In the spring, he drags the garbage can
out to the garden and begins working the teeth,
the ash, the bits of bone into the soil.
Then he plants tomatoes. His mother loved tomatoes.
They grow straight from seed, so fast and big
that the young man is amazed. He takes the first
ten into the kitchen. In their roundness,
he sees his mother’s breasts. In their smoothness
he finds the consoling touch of her hands.
Mother, mother, he cries, and flings himself
on the tomatoes. Forget about the knife, the fork,
the pinch of salt. Try to imagine the filial
starvation, think of his ravenous kisses.
*Notes: This is actually a fun poem to write a short paper about. At dahil mayabang ako (or baka dahil tanga ako) I decided to post the short paper here in my blog for the whole world to see and admire (and insult and criticize. oh wait, di nga pala palaging negative ang criticism. cge, criticize negatively na lang). Feel ko lang ito yung pinaka-ok na short paper na nasulat ko ever for Lit. All the others suck worse than this one, so you can imagine how bad the others would be. I'm also expecting some people *ahem ahem* especially the "English masters" *ahem ahem* to comment kahit negative. Or at least if nahihiya kayo magcomment sa short paper ko, at least comment about the poem, because it's a beautiful poem, and an easy one at that.
And here's the paper. :D
There doesn’t seem to be a real, sure way of defining what is and is not a poem. Certain poems are written in prose form, but claim to be poems, while some poems seem to be merely prose in disguise.BTW, di ba may nagsasabing mayayabang ang mga taga-Ateneo? Well. It's true. XD
In “Tomatoes”, the author Stephen Dobyns utilizes the narrative form of poetry to tell the story of a woman who undergoes plastic surgery, only to be killed immediately after. Her son then has trouble identifying her among ten different women who have all been shot, so he decides to take home all their remains and grows tomatoes while using the remains as fertilizers. Although the poem, at first glance, looks nothing more than a story with line breaks randomly inserted in it, what makes this narrative poem a poem is how it tells a story on the surface while having a much deeper meaning underneath the simple words. In fact, the simplicity of the poem is almost humorous in how lightly it talks of the topic at hand. For example, in the sixth line, it says “Bang, she’s dead.” without the least bit of pity or sadness. While this might feel cold and apathetic to some, it actually gives more emphasis to the poem’s message.

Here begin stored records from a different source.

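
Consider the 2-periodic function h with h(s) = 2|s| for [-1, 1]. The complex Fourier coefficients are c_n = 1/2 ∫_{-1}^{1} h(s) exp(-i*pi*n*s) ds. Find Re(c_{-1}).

-4/pi**2

Since h is real-valued, Re(c_{-1}) = 1/2 ∫_{-1}^{1} h(s) cos(-pi*s) ds = a_{1}/2.
h is even and cos(-pi*s) is even, so the integrand is even: ∫_{-1}^{1} h(s) cos(-pi*s) ds = 2∫_0^{1} h(s) cos(-pi*s) ds.
Integrating by parts (boundary term plus one more integral), an antiderivative of (2*s) cos(-pi*s) is 2*s*sin(pi*s)/pi + 2*cos(pi*s)/pi**2; evaluating from 0 to 1: ∫_{0}^{1} (2*s) cos(-pi*s) ds = (-2/pi**2) - (2/pi**2) = -4/pi**2.
So ∫_{-1}^{1} h(s) cos(-pi*s) ds = -8/pi**2.
Hence Re(c_{-1}) = (1/2)·(-8/pi**2) = -4/pi**2.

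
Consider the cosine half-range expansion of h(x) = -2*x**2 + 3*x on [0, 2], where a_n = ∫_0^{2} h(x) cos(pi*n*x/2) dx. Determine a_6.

-8/(9*pi**2)

a_6 = ∫_0^{2} (-2*x**2 + 3*x) cos(3*pi*x) dx.
Integrating by parts twice (tabular method), an antiderivative of (-2*x**2 + 3*x) cos(3*pi*x) is -2*x**2*sin(3*pi*x)/(3*pi) + x*sin(3*pi*x)/pi - 4*x*cos(3*pi*x)/(9*pi**2) + 4*sin(3*pi*x)/(27*pi**3) + cos(3*pi*x)/(3*pi**2); evaluating from 0 to 2: ∫_{0}^{2} (-2*x**2 + 3*x) cos(3*pi*x) dx = (-5/(9*pi**2)) - (1/(3*pi**2)) = -8/(9*pi**2).
Hence a_6 = -8/(9*pi**2).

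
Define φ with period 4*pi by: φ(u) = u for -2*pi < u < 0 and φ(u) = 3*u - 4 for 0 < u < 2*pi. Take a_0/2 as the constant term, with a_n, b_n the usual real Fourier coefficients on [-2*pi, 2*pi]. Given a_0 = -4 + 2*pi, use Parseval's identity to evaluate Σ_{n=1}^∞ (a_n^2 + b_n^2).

-16*pi + 8 + 34*pi**2/3

Parseval: a_0^2/2 + Σ_{n≥1} (a_n^2+b_n^2) = (1/(2*pi)) ∫_{-2*pi}^{2*pi} φ(u)^2 du = -24*pi + 16 + 40*pi**2/3.
Subtract a_0^2/2 = 2*(2 - pi)**2: Σ (a_n^2+b_n^2) = -16*pi + 8 + 34*pi**2/3.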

What is the poem’s message anyway? The first part of the poem, where the women travels to Brazil for cosmetic surgery, gets killed and cannot be identified by her son, and the second part, in which the son plants tomatoes, seem to have no connection with each other.

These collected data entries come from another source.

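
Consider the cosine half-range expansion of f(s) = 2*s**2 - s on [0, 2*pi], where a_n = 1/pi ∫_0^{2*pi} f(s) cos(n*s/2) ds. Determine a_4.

a_4 = 1/pi ∫_0^{2*pi} (2*s**2 - s) cos(2*s) ds.
Integrating by parts twice (tabular method), an antiderivative of (2*s**2 - s) cos(2*s) is s**2*sin(2*s) - s*sin(2*s)/2 + s*cos(2*s) - sin(2*s)/2 - cos(2*s)/4; evaluating from 0 to 2*pi: ∫_{0}^{2*pi} (2*s**2 - s) cos(2*s) ds = (-1/4 + 2*pi) - (-1/4) = 2*pi.
Hence a_4 = (1/pi)·(2*pi) = 2.

2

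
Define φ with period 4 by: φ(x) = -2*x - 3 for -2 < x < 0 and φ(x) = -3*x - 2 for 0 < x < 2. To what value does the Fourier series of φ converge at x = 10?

-7/2

x = 10 differs from x = 2 by 2 full period(s), and the series is 4-periodic.
At x = 2 the one-sided limits are φ(2^-) = -8 and φ(2^+) = 1.
By Dirichlet's theorem the series converges to their average, [(-8) + (1)]/2 = -7/2.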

Beneath the seemingly absurd tale, however, lies the true meaning of the poem. Notice the parallelism between the two parts, especially the repeated mention of the mother’s breasts, and the consoling touch of her hands. In the first part, the son is detached from his mother’s presence. He had no idea which one his mother is, and so being the filial son that he is, he took home all the remains, even those of the other women, just so he could keep his mother’s. Yet he was able to solve the problem of being unable to identify his mother’s remains. He buried all the remains into the ground and grew tomatoes from them, and in the tomatoes he was once again reunited with his mother. As the last line tells us, “Try to imagine the filial starvation, think of his ravenous kisses.” Through the tomatoes, the son was able to fulfill his filial duty and receive his mother’s love.